We discovered we had had the same flying instructor at Carlisle when he was doing some SAS Reserves related work and I was on an RAF Special Flying Award. He was my best man in 1977 and we are very close indeed.”

He added: “He is influential behind the scenes and in advising younger MPs on career strategy.”

Conservative Goals

But Davis was not competing alone. David Cameron, the 38-year-old Old Etonian, Oxford graduate and shadow education secretary, announced his intention to contend the leadership as a moderniser.

A smooth talking former television executive, Cameron gave a speech at the Policy Exchange think tank in June titled “We are all in it together” in which he argued that Conservative goals were “forward-looking, inclusive and generous” and that “we should never allow our opponents to caricature us as the opposite of these things… you never get anywhere by trashing your own brand”.

Davis and Cameron both officially announced they would stand as leader on 29 September 2005 with Davis calling from Westminster for “radical change” to “empower people and let them fulfil their potential.” An hour later Cameron was calling for his party to detoxify its brand.

Freak Weather

Climate change soon became an election issue after Britain experience an unusually hot October leading the extreme right wing Express newspaper to demand: “For God’s sake stop our freak weather”.

Cameron’s response was to visit the Eden Project in Cornwall where he demanded an end to the “Westminster party dogfight” and called for cross party political consensus. He also pledged to set up a national auditor to monitor carbon emissions and promised that under his Conservatives the climate would be a “priority” and not “an afterthought”.

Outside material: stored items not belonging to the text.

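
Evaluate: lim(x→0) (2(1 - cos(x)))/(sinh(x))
This is a 0/0 indeterminate form.

Apply L'Hôpital's rule: differentiate numerator and denominator separately.
  f(x) = 2 - 2·cos(x)   ⇒   f'(x) = 2·sin(x)
  g(x) = sinh(x)   ⇒   g'(x) = cosh(x)
  lim(x→0) f'(x)/g'(x) = lim(x→0) (2·sin(x))/(cosh(x))
  = 0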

He told the gathered journalists: “On the environment, I have set out today the steps we need to take to make this a cross party issue where we can agree things for the long term good of the country.”

Davis, on the other hand, all but ignored global warming as an election issue but remained the favourite for leader until the Conservative party conference where he delivered a “disastrous” speech and Cameron’s rhetorical flourish saw him rise to the top from an unpromising third.

New Era

On 6 December, Michael Spicer, the party chairman, declared that in the final round of the ballot Davis had received more than 64,000 votes but had fallen far short of Cameron’s 134,000 supporters. The defeat was a significant blow for the right of the party, and the few sceptics among them.

Cameron represented a new era of environmentalism, inclusivity and what, to some, was an uncomfortably accurate mimicking of Blair. Cameron’s climate calls meant the sceptics faced being left out in the political wilderness for years to come – and industry faced the government imposition of effective limits to carbon pollution for the first time.

His green rhetoric would prove particularly tough for one climate denying think tank, the International Policy Network, which had ties to Cameron’s ‘green guru’ and architect behind his campaign for Prime Minister.